When its served its purpose it will go in the recycling bin - a disposable layout ! :)
(I still haven't fixed the bath panels ! :()
 

simond

Western Thunderer
Oh, no, not the bin.

I built a fairly simple N gauge layout for my kids some years back. Whist initially excited, it soon became clear that railways were not their preferred hobbies and the layout was soon redundant. From memory, it was 5' x 2' or slightly smaller. It sold on eBay to a very happy Granddad. And whilst it didn't cover its costs, it was close!
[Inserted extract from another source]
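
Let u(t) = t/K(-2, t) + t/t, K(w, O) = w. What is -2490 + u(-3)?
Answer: -4975/2 ≈ -2487.5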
I'm sure that when you've had enough, somebody will be delighted with it. Particularly if you provide scenery and ground cover.
 

Scale7JB

Western Thunderer
Ooh, you bought an Alice as well.

As a side note, Modelu sell figures to fit in the cabless hunslets and I think they’re pretty good.

JB.
 

Paul_H

Active Member
I first visited PYO back in 1975 and most of the Blondins were still there and had wagons hanging in mid-air.

3J1A7508.jpg

Remarkably one still remained upright in 2022 and I think still stands now.

05 Wales_0219_DxO.jpg

I'm hoping to revisit later this month and take a lot more photos. Making a model of one is a very tempting prospect and could be a great exhibition piece.
 

LarryG

Western Thunderer
At the country end of your 'Moving coal' layout, add a narrow gauge line to carry coal to an off-layout industrial premises. I realize it drives a coach & horses through the imaginary 'Somewhere around Wigan' aura, but.......

Hat, coat & door..... :p
 

PhilH

Western Thunderer
I first visited PYO back in 1975 and most of the Blondins were still there and had wagons hanging in mid-air.
Remarkably one still remained upright in 2022 and I think still stands now.

I'm hoping to revisit later this month and take a lot more photos. Making a model of one is a very tempting prospect and could be a great exhibition piece.

They are listed:
Pen-yr-Orsedd Quarry, Blondins and Associated Structures, Llandwrog, Gwynedd

But like the Dorothea beam engine, with no provisions for restoration, preservation or public access as far as I'm aware.